Telling stories about home

The work of Eleomar Puente has its beginnings in the late ‘80s and early ‘90s and focuses on the new strategy of art figures in Cuban and/or Caribbean art of the latter part of the past century until now. Eleomar belongs to a generation of creators moving away from the neo-expressionist ideas, tropicality, and vernaculars of the ‘80s, and towards a restoration of the esthetic paradigm of post-academic representations.  Among his contemporaries, he is accompanied by the likes of Reinero Tamayo, Rubén Alpizar, Carlos Estevez, and Esterio Segura, who all have in some way managed to change the national visual panorama of the island into a much more narrative and esthetic dimension, almost bordering on the delirium that characterizes one who tells stories of realism; a realism that flees from reality to play in an imaginary fictional mythology, where power is almost always the main topic of discussion.

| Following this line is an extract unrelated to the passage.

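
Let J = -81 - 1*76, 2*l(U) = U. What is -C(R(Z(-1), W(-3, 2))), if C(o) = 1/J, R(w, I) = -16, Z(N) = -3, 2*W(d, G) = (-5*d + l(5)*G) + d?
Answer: 1/157 ≈ 0.0063694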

That being the case, the many ways in which Eleomar Puente has evolved over the course of more than 20 years of artistic work is also marked by his indifference to having been exiled. The Cuban artist has resided in Santo Domingo for more than 15 years, and from there has developed his work where he has had the freedom to address topics relating to the political disinterest of the average person living under a dictatorship of power, a political power represented by a tyrannical figure, a despot and domineering miniscule little man brought to power over the masses by the virility of the pedestal that he is on, even when that pedestal later falls, crumbles, disappears and goes up in smoke or in the ashes of sadness for the days of yore, but a sadness that one gets over, thanks to his new found freedom. This time, fighting against other forces of power- the forces of nature, of faith, and the appropriate artistic language… Eleomar’s works, like the triumphant trophy of a victory that still has much to say, from within the maelstrom of his gyrating journey.  Like the shocking whirl that each of his paintings provokes on our gaze like a burst of talent, virtuosity, and consistency. What you see – a lie finally being exposed – is what you get.  And before this discernment, the slight truth of a man remains – Eleomar.